Responses of soil health to seasonal change under different land cover types in a sub-tropical preserve ecosystem.

In subtropical preserve ecosystems, natural factors combined with anthropogenic activities have led to significant seasonal changes, including distinct dry and rainy seasons. These changes can potentially impact soil health indicators, which are keystone properties that control ecosystem services across terrestrial landscapes. Few studies have evaluated the impact of seasonal changes on soil health within non-agronomic landscapes, such as preserves. As part of this study, we collected topsoil samples (0-15 cm) from twenty-three land cover types within a 109 km² preserve in central Florida during two different seasons (dry and wet) to advance the understanding of how soil health responds to seasonal changes and to explore the environmental factors controlling soil health within non-agronomic landscapes. Ten soil indicators were analyzed and incorporated into the total dataset (TDS).
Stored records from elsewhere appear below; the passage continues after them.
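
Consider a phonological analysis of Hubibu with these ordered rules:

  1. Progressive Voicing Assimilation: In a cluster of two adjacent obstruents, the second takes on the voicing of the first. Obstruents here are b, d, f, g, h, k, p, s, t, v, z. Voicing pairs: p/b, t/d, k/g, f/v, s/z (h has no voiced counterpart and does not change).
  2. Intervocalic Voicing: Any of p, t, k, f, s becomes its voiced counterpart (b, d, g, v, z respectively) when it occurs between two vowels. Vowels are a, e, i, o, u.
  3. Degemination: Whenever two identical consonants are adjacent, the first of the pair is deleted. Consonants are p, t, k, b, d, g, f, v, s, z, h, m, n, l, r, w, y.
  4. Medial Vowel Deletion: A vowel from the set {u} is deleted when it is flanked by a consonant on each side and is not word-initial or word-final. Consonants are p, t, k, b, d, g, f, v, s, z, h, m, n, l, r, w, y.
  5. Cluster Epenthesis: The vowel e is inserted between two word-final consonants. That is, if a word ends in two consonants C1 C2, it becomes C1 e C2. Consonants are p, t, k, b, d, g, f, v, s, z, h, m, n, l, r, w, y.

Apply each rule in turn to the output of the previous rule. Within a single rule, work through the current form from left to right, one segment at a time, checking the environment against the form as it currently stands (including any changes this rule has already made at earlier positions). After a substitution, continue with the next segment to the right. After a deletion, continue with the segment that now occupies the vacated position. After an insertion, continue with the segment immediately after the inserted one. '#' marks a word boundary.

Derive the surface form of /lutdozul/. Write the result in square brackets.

[ltozel]

1 Progressive Voicing Assimilation: [lutdozul] → [luttozul]
2 Intervocalic Voicing: no change — [luttozul]
3 Degemination: [luttozul] → [lutozul]
4 Medial Vowel Deletion: [lutozul] → [ltozl]
5 Cluster Epenthesis: [ltozl] → [ltozel]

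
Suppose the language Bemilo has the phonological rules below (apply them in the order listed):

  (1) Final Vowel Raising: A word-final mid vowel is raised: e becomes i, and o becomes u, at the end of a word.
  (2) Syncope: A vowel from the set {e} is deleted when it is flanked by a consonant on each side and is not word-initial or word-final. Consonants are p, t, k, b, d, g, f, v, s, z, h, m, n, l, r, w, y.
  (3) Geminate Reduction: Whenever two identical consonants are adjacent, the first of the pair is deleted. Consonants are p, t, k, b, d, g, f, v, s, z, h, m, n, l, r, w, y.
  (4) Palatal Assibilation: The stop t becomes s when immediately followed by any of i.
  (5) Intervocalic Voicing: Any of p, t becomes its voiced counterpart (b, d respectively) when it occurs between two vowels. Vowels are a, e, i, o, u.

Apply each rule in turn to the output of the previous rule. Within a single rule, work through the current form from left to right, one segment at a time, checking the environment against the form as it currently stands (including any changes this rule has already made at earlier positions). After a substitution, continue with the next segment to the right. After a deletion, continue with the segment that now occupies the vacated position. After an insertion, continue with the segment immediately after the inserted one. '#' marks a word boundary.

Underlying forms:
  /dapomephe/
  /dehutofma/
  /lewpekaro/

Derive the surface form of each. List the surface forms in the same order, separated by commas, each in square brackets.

/dapomephe/:
  (1) Final Vowel Raising: [dapomephe] → [dapomephi]
  (2) Syncope: [dapomephi] → [dapomphi]
  (3) Geminate Reduction: no change — [dapomphi]
  (4) Palatal Assibilation: no change — [dapomphi]
  (5) Intervocalic Voicing: [dapomphi] → [dabomphi]
/dehutofma/:
  (1) Final Vowel Raising: no change — [dehutofma]
  (2) Syncope: [dehutofma] → [dhutofma]
  (3) Geminate Reduction: no change — [dhutofma]
  (4) Palatal Assibilation: no change — [dhutofma]
  (5) Intervocalic Voicing: [dhutofma] → [dhudofma]
/lewpekaro/:
  (1) Final Vowel Raising: [lewpekaro] → [lewpekaru]
  (2) Syncope: [lewpekaru] → [lwpkaru]
  (3) Geminate Reduction: no change — [lwpkaru]
  (4) Palatal Assibilation: no change — [lwpkaru]
  (5) Intervocalic Voicing: no change — [lwpkaru]

[dabomphi], [dhudofma], [lwpkaru]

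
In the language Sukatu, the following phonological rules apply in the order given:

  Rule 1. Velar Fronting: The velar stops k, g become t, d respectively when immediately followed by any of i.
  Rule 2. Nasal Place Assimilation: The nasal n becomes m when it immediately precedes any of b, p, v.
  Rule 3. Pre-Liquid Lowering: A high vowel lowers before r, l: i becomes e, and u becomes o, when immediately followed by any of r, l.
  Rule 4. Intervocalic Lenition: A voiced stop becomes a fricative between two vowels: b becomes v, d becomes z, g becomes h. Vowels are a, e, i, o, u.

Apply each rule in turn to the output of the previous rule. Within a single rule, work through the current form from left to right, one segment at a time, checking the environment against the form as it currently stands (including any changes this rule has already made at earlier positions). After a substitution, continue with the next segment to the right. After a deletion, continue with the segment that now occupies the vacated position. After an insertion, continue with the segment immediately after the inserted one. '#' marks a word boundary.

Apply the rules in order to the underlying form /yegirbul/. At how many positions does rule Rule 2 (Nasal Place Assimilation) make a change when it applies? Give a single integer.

0

Rule 1 Velar Fronting: [yegirbul] → [yedirbul]
Rule 2 Nasal Place Assimilation: no change — [yedirbul]
Rule 3 Pre-Liquid Lowering: [yedirbul] → [yederbol]
Rule 4 Intervocalic Lenition: [yederbol] → [yezerbol]
Rule Rule 2 changed 0 position(s).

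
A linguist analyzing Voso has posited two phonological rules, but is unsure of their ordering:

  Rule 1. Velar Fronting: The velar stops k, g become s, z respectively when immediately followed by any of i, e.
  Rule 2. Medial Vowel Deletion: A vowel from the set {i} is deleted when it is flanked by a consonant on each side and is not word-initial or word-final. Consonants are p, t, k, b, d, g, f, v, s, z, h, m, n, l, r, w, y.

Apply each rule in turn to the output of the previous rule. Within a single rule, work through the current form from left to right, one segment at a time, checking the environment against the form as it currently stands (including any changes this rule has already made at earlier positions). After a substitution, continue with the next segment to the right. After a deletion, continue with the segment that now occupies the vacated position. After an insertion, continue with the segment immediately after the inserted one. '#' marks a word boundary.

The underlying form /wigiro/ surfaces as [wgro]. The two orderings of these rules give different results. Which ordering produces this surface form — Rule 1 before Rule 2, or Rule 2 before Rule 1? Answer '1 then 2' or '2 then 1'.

2 then 1

Order 1 then 2:
  1 Velar Fronting: [wigiro] → [wiziro]
  2 Medial Vowel Deletion: [wiziro] → [wzro]
  result: [wzro]
Order 2 then 1:
  2 Medial Vowel Deletion: [wigiro] → [wgro]
  1 Velar Fronting: no change — [wgro]
  result: [wgro]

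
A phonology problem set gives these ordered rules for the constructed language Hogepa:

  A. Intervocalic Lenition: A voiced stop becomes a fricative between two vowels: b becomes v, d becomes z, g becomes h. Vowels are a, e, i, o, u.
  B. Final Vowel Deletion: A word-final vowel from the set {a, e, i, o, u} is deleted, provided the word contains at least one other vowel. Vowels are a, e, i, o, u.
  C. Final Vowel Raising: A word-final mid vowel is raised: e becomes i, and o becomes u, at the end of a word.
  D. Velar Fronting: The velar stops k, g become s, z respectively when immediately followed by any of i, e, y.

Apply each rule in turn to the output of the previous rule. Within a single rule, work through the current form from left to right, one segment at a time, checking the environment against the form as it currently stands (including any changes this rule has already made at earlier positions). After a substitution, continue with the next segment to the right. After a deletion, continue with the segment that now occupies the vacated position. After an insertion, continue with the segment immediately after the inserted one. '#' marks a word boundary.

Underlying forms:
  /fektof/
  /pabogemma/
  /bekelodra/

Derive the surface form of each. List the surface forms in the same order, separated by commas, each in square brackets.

/fektof/:
  A Intervocalic Lenition: no change — [fektof]
  B Final Vowel Deletion: no change — [fektof]
  C Final Vowel Raising: no change — [fektof]
  D Velar Fronting: no change — [fektof]
/pabogemma/:
  A Intervocalic Lenition: [pabogemma] → [pavohemma]
  B Final Vowel Deletion: [pavohemma] → [pavohemm]
  C Final Vowel Raising: no change — [pavohemm]
  D Velar Fronting: no change — [pavohemm]
/bekelodra/:
  A Intervocalic Lenition: no change — [bekelodra]
  B Final Vowel Deletion: [bekelodra] → [bekelodr]
  C Final Vowel Raising: no change — [bekelodr]
  D Velar Fronting: [bekelodr] → [beselodr]

[fektof], [pavohemm], [beselodr]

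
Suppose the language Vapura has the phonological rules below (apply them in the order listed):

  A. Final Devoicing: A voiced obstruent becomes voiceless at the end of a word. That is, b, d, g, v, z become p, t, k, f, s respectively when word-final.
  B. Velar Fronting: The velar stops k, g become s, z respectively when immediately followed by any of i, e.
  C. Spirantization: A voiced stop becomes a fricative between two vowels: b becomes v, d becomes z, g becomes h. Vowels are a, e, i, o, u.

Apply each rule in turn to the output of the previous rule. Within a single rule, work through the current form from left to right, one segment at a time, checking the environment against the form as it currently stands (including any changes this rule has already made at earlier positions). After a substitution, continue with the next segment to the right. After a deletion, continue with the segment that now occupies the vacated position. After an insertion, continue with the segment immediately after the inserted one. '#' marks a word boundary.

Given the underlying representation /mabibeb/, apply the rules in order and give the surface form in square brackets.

A Final Devoicing: [mabibeb] → [mabibep]
B Velar Fronting: no change — [mabibep]
C Spirantization: [mabibep] → [mavivep]

[mavivep]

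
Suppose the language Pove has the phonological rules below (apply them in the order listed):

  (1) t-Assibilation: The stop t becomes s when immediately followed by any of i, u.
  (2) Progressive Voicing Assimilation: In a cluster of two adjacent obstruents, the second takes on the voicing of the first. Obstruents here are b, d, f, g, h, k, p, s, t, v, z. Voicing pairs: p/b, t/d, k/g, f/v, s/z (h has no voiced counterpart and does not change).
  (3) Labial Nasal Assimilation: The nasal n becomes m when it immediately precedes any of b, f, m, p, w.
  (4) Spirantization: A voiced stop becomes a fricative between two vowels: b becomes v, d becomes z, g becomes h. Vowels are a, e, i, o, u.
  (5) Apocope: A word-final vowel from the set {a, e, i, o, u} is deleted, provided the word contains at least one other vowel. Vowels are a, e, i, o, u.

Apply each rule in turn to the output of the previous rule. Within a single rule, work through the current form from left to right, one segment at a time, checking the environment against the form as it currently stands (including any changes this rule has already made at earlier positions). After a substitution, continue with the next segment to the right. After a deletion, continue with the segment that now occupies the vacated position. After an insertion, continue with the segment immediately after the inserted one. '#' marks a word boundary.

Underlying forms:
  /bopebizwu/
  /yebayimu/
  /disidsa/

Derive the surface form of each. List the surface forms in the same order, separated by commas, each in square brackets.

/bopebizwu/:
  (1) t-Assibilation: no change — [bopebizwu]
  (2) Progressive Voicing Assimilation: no change — [bopebizwu]
  (3) Labial Nasal Assimilation: no change — [bopebizwu]
  (4) Spirantization: [bopebizwu] → [bopevizwu]
  (5) Apocope: [bopevizwu] → [bopevizw]
/yebayimu/:
  (1) t-Assibilation: no change — [yebayimu]
  (2) Progressive Voicing Assimilation: no change — [yebayimu]
  (3) Labial Nasal Assimilation: no change — [yebayimu]
  (4) Spirantization: [yebayimu] → [yevayimu]
  (5) Apocope: [yevayimu] → [yevayim]
/disidsa/:
  (1) t-Assibilation: no change — [disidsa]
  (2) Progressive Voicing Assimilation: [disidsa] → [disidza]
  (3) Labial Nasal Assimilation: no change — [disidza]
  (4) Spirantization: no change — [disidza]
  (5) Apocope: [disidza] → [disidz]

[bopevizw], [yevayim], [disidz]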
From the TDS, a minimum dataset was derived using Principal Component Analysis, which was then used to calculate the Soil Health Index (SHI) for soil health assessment. Our findings showed that changes in soil indicators, their relationships, and the SHI across seasons depend on land cover type. Based on soil health classification grades, soil health status either improved, declined, or remained constant between seasons, depending on land cover type. The regression analysis of eight selected environmental factors, such as soil profile moisture (SPM), surface soil wetness (SSW), precipitation (P), soil temperature (T), elevation (El), slope gradient (S), global horizontal irradiance (GHI) and surface albedo (ALB), showed that only slope gradient significantly explains variations in SHI during wet season, whereas other environmental factors do not show significant explanatory power for SHI variations in either dry or wet season. These findings highlight the dominant influence of slope gradient on soil health within non-agronomic landscapes, while indicating that other evaluated environmental factors may have limited relevance in this context. Furthermore, the non-significant findings among soil indicators across seasons may be attributed to the study's small sample size (i.e., three replications), a limitation stemming from constrained funding. This highlights the importance of future research incorporating larger sample size to validate the findings of this study.